Neither the prophets of doom of the anti-divorce lobby, nor the pro-divorce campaigners who battled on behalf of 80,000 people supposedly in need of divorce have been proved right - there has been no rush to Ireland's newly-opened divorce courts. A year after the introduction of divorce in Ireland, which eventually became legal last February 24th, fewer than 1,700 people have applied for this total legal dissolution of their marriages.
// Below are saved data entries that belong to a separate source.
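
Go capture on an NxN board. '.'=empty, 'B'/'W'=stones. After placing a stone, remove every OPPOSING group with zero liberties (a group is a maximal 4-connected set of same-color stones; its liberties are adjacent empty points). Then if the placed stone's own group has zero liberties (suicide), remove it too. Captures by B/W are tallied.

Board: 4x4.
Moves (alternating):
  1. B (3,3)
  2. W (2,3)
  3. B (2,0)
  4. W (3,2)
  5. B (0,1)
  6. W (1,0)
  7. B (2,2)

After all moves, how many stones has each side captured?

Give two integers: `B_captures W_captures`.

Answer: 0 1

Derivation:
Move 1: B@(3,3) -> caps B=0 W=0
Move 2: W@(2,3) -> caps B=0 W=0
Move 3: B@(2,0) -> caps B=0 W=0
Move 4: W@(3,2) -> caps B=0 W=1
Move 5: B@(0,1) -> caps B=0 W=1
Move 6: W@(1,0) -> caps B=0 W=1
Move 7: B@(2,2) -> caps B=0 W=1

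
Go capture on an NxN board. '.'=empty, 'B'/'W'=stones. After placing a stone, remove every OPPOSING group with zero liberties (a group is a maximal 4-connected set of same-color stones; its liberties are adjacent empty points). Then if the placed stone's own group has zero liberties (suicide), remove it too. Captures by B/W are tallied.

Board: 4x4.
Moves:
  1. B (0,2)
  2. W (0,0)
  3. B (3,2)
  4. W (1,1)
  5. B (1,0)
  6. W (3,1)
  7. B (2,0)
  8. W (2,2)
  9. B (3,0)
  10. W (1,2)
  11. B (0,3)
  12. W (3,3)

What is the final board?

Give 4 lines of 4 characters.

Move 1: B@(0,2) -> caps B=0 W=0
Move 2: W@(0,0) -> caps B=0 W=0
Move 3: B@(3,2) -> caps B=0 W=0
Move 4: W@(1,1) -> caps B=0 W=0
Move 5: B@(1,0) -> caps B=0 W=0
Move 6: W@(3,1) -> caps B=0 W=0
Move 7: B@(2,0) -> caps B=0 W=0
Move 8: W@(2,2) -> caps B=0 W=0
Move 9: B@(3,0) -> caps B=0 W=0
Move 10: W@(1,2) -> caps B=0 W=0
Move 11: B@(0,3) -> caps B=0 W=0
Move 12: W@(3,3) -> caps B=0 W=1

Answer: W.BB
BWW.
B.W.
BW.W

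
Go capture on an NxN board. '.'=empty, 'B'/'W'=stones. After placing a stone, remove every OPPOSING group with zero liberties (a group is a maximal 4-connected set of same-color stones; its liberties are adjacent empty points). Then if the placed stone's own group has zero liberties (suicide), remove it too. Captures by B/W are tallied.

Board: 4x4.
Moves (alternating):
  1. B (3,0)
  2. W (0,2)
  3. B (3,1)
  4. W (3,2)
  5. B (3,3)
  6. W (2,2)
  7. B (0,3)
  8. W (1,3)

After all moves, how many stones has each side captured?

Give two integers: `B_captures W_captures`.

Answer: 0 1

Derivation:
Move 1: B@(3,0) -> caps B=0 W=0
Move 2: W@(0,2) -> caps B=0 W=0
Move 3: B@(3,1) -> caps B=0 W=0
Move 4: W@(3,2) -> caps B=0 W=0
Move 5: B@(3,3) -> caps B=0 W=0
Move 6: W@(2,2) -> caps B=0 W=0
Move 7: B@(0,3) -> caps B=0 W=0
Move 8: W@(1,3) -> caps B=0 W=1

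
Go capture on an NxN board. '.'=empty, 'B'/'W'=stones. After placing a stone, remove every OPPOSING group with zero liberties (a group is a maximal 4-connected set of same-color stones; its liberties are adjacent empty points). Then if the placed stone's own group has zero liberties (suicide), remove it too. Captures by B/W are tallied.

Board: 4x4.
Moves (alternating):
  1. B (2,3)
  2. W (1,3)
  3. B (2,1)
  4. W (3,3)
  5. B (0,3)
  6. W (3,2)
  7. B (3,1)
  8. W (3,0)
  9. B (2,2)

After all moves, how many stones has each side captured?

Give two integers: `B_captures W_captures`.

Answer: 2 0

Derivation:
Move 1: B@(2,3) -> caps B=0 W=0
Move 2: W@(1,3) -> caps B=0 W=0
Move 3: B@(2,1) -> caps B=0 W=0
Move 4: W@(3,3) -> caps B=0 W=0
Move 5: B@(0,3) -> caps B=0 W=0
Move 6: W@(3,2) -> caps B=0 W=0
Move 7: B@(3,1) -> caps B=0 W=0
Move 8: W@(3,0) -> caps B=0 W=0
Move 9: B@(2,2) -> caps B=2 W=0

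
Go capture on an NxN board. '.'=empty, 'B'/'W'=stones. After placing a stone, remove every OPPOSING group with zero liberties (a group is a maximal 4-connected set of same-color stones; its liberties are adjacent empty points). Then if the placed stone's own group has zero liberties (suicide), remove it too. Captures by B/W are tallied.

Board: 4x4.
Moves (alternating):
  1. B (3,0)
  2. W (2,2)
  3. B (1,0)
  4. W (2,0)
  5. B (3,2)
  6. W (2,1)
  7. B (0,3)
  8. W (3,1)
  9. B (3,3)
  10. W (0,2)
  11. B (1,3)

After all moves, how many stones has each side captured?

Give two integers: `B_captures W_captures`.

Move 1: B@(3,0) -> caps B=0 W=0
Move 2: W@(2,2) -> caps B=0 W=0
Move 3: B@(1,0) -> caps B=0 W=0
Move 4: W@(2,0) -> caps B=0 W=0
Move 5: B@(3,2) -> caps B=0 W=0
Move 6: W@(2,1) -> caps B=0 W=0
Move 7: B@(0,3) -> caps B=0 W=0
Move 8: W@(3,1) -> caps B=0 W=1
Move 9: B@(3,3) -> caps B=0 W=1
Move 10: W@(0,2) -> caps B=0 W=1
Move 11: B@(1,3) -> caps B=0 W=1

Answer: 0 1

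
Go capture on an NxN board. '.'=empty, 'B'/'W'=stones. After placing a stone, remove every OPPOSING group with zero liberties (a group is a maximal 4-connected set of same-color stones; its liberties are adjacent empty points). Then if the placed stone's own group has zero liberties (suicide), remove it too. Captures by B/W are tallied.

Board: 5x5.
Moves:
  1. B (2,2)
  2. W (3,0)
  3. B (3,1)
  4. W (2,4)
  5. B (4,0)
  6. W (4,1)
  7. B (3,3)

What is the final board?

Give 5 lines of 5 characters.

Move 1: B@(2,2) -> caps B=0 W=0
Move 2: W@(3,0) -> caps B=0 W=0
Move 3: B@(3,1) -> caps B=0 W=0
Move 4: W@(2,4) -> caps B=0 W=0
Move 5: B@(4,0) -> caps B=0 W=0
Move 6: W@(4,1) -> caps B=0 W=1
Move 7: B@(3,3) -> caps B=0 W=1

Answer: .....
.....
..B.W
WB.B.
.W...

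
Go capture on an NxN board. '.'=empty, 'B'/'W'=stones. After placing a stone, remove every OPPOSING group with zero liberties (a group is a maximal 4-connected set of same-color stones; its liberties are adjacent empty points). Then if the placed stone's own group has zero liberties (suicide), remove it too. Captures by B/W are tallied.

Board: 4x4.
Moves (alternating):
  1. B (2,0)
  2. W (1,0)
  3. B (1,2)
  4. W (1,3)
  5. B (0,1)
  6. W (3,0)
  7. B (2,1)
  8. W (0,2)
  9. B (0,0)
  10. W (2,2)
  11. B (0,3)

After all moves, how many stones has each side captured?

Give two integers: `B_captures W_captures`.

Answer: 1 0

Derivation:
Move 1: B@(2,0) -> caps B=0 W=0
Move 2: W@(1,0) -> caps B=0 W=0
Move 3: B@(1,2) -> caps B=0 W=0
Move 4: W@(1,3) -> caps B=0 W=0
Move 5: B@(0,1) -> caps B=0 W=0
Move 6: W@(3,0) -> caps B=0 W=0
Move 7: B@(2,1) -> caps B=0 W=0
Move 8: W@(0,2) -> caps B=0 W=0
Move 9: B@(0,0) -> caps B=0 W=0
Move 10: W@(2,2) -> caps B=0 W=0
Move 11: B@(0,3) -> caps B=1 W=0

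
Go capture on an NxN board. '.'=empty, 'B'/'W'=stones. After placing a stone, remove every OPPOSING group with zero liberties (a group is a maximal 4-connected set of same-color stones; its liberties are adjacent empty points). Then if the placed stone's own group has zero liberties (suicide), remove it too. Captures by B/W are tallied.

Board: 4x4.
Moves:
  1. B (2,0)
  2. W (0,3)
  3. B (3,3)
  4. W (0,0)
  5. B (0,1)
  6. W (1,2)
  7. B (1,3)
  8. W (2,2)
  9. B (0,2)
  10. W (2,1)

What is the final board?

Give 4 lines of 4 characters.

Move 1: B@(2,0) -> caps B=0 W=0
Move 2: W@(0,3) -> caps B=0 W=0
Move 3: B@(3,3) -> caps B=0 W=0
Move 4: W@(0,0) -> caps B=0 W=0
Move 5: B@(0,1) -> caps B=0 W=0
Move 6: W@(1,2) -> caps B=0 W=0
Move 7: B@(1,3) -> caps B=0 W=0
Move 8: W@(2,2) -> caps B=0 W=0
Move 9: B@(0,2) -> caps B=1 W=0
Move 10: W@(2,1) -> caps B=1 W=0

Answer: WBB.
..WB
BWW.
...B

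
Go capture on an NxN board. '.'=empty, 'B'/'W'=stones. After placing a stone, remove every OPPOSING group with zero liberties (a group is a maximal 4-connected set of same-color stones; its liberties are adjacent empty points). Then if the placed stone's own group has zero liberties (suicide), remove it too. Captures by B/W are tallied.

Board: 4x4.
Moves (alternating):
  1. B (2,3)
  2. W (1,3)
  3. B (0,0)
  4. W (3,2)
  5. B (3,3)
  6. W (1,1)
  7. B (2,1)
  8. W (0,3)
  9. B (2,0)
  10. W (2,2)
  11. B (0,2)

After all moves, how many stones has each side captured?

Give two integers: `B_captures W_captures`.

Answer: 0 2

Derivation:
Move 1: B@(2,3) -> caps B=0 W=0
Move 2: W@(1,3) -> caps B=0 W=0
Move 3: B@(0,0) -> caps B=0 W=0
Move 4: W@(3,2) -> caps B=0 W=0
Move 5: B@(3,3) -> caps B=0 W=0
Move 6: W@(1,1) -> caps B=0 W=0
Move 7: B@(2,1) -> caps B=0 W=0
Move 8: W@(0,3) -> caps B=0 W=0
Move 9: B@(2,0) -> caps B=0 W=0
Move 10: W@(2,2) -> caps B=0 W=2
Move 11: B@(0,2) -> caps B=0 W=2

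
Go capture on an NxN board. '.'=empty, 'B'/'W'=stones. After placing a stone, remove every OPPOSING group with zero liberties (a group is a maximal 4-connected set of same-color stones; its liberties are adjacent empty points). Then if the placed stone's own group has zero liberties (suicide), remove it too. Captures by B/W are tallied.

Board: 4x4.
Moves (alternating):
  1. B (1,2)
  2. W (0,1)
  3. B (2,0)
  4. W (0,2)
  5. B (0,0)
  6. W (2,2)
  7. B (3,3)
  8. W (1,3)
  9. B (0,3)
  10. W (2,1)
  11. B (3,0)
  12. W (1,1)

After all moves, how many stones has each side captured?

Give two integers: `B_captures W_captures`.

Move 1: B@(1,2) -> caps B=0 W=0
Move 2: W@(0,1) -> caps B=0 W=0
Move 3: B@(2,0) -> caps B=0 W=0
Move 4: W@(0,2) -> caps B=0 W=0
Move 5: B@(0,0) -> caps B=0 W=0
Move 6: W@(2,2) -> caps B=0 W=0
Move 7: B@(3,3) -> caps B=0 W=0
Move 8: W@(1,3) -> caps B=0 W=0
Move 9: B@(0,3) -> caps B=0 W=0
Move 10: W@(2,1) -> caps B=0 W=0
Move 11: B@(3,0) -> caps B=0 W=0
Move 12: W@(1,1) -> caps B=0 W=1

Answer: 0 1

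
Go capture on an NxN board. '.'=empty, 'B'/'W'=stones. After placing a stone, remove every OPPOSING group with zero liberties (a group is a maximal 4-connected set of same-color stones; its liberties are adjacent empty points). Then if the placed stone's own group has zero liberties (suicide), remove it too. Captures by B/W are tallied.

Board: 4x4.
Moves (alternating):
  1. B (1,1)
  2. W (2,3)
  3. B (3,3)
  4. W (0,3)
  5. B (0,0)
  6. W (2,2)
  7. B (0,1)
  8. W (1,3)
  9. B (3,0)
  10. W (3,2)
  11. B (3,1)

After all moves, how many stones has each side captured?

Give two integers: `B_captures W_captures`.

Answer: 0 1

Derivation:
Move 1: B@(1,1) -> caps B=0 W=0
Move 2: W@(2,3) -> caps B=0 W=0
Move 3: B@(3,3) -> caps B=0 W=0
Move 4: W@(0,3) -> caps B=0 W=0
Move 5: B@(0,0) -> caps B=0 W=0
Move 6: W@(2,2) -> caps B=0 W=0
Move 7: B@(0,1) -> caps B=0 W=0
Move 8: W@(1,3) -> caps B=0 W=0
Move 9: B@(3,0) -> caps B=0 W=0
Move 10: W@(3,2) -> caps B=0 W=1
Move 11: B@(3,1) -> caps B=0 W=1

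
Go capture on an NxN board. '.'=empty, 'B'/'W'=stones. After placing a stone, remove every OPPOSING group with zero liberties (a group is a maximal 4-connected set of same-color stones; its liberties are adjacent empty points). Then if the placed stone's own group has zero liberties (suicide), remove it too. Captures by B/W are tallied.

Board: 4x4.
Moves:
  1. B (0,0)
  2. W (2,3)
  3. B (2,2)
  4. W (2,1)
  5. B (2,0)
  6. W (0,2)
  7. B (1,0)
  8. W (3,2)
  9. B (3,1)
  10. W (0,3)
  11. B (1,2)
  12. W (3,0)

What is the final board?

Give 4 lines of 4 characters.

Move 1: B@(0,0) -> caps B=0 W=0
Move 2: W@(2,3) -> caps B=0 W=0
Move 3: B@(2,2) -> caps B=0 W=0
Move 4: W@(2,1) -> caps B=0 W=0
Move 5: B@(2,0) -> caps B=0 W=0
Move 6: W@(0,2) -> caps B=0 W=0
Move 7: B@(1,0) -> caps B=0 W=0
Move 8: W@(3,2) -> caps B=0 W=0
Move 9: B@(3,1) -> caps B=0 W=0
Move 10: W@(0,3) -> caps B=0 W=0
Move 11: B@(1,2) -> caps B=0 W=0
Move 12: W@(3,0) -> caps B=0 W=1

Answer: B.WW
B.B.
BWBW
W.W.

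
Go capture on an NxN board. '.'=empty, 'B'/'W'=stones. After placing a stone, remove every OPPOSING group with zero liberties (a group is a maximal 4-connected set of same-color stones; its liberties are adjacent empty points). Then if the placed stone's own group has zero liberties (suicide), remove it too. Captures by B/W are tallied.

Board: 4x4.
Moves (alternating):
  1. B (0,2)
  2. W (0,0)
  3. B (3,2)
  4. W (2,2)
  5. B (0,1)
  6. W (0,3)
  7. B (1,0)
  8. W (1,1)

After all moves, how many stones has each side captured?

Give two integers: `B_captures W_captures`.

Answer: 1 0

Derivation:
Move 1: B@(0,2) -> caps B=0 W=0
Move 2: W@(0,0) -> caps B=0 W=0
Move 3: B@(3,2) -> caps B=0 W=0
Move 4: W@(2,2) -> caps B=0 W=0
Move 5: B@(0,1) -> caps B=0 W=0
Move 6: W@(0,3) -> caps B=0 W=0
Move 7: B@(1,0) -> caps B=1 W=0
Move 8: W@(1,1) -> caps B=1 W=0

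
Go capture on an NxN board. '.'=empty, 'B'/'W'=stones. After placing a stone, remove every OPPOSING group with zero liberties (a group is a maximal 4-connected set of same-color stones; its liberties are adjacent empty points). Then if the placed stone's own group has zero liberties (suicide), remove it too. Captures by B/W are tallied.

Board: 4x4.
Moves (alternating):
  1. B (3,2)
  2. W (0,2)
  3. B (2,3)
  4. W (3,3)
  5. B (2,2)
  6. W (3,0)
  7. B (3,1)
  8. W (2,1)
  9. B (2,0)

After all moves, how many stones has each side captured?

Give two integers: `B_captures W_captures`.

Answer: 1 0

Derivation:
Move 1: B@(3,2) -> caps B=0 W=0
Move 2: W@(0,2) -> caps B=0 W=0
Move 3: B@(2,3) -> caps B=0 W=0
Move 4: W@(3,3) -> caps B=0 W=0
Move 5: B@(2,2) -> caps B=0 W=0
Move 6: W@(3,0) -> caps B=0 W=0
Move 7: B@(3,1) -> caps B=0 W=0
Move 8: W@(2,1) -> caps B=0 W=0
Move 9: B@(2,0) -> caps B=1 W=0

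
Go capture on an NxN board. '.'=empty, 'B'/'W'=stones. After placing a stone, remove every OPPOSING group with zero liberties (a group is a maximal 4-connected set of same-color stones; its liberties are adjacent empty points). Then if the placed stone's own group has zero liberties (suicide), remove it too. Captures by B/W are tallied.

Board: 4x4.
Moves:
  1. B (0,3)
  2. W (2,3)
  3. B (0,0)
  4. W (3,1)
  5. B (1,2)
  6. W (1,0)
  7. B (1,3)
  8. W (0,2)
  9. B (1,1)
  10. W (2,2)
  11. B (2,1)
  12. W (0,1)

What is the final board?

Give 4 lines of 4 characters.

Answer: .WWB
WBBB
.BWW
.W..

Derivation:
Move 1: B@(0,3) -> caps B=0 W=0
Move 2: W@(2,3) -> caps B=0 W=0
Move 3: B@(0,0) -> caps B=0 W=0
Move 4: W@(3,1) -> caps B=0 W=0
Move 5: B@(1,2) -> caps B=0 W=0
Move 6: W@(1,0) -> caps B=0 W=0
Move 7: B@(1,3) -> caps B=0 W=0
Move 8: W@(0,2) -> caps B=0 W=0
Move 9: B@(1,1) -> caps B=0 W=0
Move 10: W@(2,2) -> caps B=0 W=0
Move 11: B@(2,1) -> caps B=0 W=0
Move 12: W@(0,1) -> caps B=0 W=1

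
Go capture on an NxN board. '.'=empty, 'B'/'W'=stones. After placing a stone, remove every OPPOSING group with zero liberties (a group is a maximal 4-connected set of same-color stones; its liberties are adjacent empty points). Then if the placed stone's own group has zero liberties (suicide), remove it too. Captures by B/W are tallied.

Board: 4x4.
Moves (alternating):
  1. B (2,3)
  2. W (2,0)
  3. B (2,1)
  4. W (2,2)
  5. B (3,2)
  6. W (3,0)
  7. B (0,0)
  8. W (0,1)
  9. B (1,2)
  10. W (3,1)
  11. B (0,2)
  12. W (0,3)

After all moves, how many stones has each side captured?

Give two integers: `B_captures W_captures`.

Answer: 1 0

Derivation:
Move 1: B@(2,3) -> caps B=0 W=0
Move 2: W@(2,0) -> caps B=0 W=0
Move 3: B@(2,1) -> caps B=0 W=0
Move 4: W@(2,2) -> caps B=0 W=0
Move 5: B@(3,2) -> caps B=0 W=0
Move 6: W@(3,0) -> caps B=0 W=0
Move 7: B@(0,0) -> caps B=0 W=0
Move 8: W@(0,1) -> caps B=0 W=0
Move 9: B@(1,2) -> caps B=1 W=0
Move 10: W@(3,1) -> caps B=1 W=0
Move 11: B@(0,2) -> caps B=1 W=0
Move 12: W@(0,3) -> caps B=1 W=0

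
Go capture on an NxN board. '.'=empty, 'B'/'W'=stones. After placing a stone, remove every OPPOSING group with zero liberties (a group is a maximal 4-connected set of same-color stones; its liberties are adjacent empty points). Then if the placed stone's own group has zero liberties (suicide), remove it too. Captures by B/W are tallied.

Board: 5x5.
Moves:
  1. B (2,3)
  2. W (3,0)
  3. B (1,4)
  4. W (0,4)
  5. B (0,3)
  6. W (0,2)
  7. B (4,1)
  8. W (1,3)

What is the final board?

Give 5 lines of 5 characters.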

Up to the end of the year a total of 1,360 applications had been made for a divorce in the circuit courts, of which 356 were granted. Twenty-three were sought in the High Court, and seven granted. None was refused. However, the volume of applications is increasing. In the first four months of operation of the divorce law there were 244 applications, an average of 61 a month. In the last six months of the year there were 1,116 applications, an average of almost 200 a month. If this has continued for the first six weeks of this year, it adds about 300 more to the figure, bringing a total of something under 1,700 applications to date.
Predictably, the highest number of applications were made in Dublin, which with 618 accounts for almost half the total. It is followed by Cork with 149. Galway had more divorce applications than Limerick (68 as against 45), and the lowest figure is for Carrick-on-Shannon, serving the most sparsely populated county, Leitrim. Only four people have sought divorces there, followed by eight in Roscommon.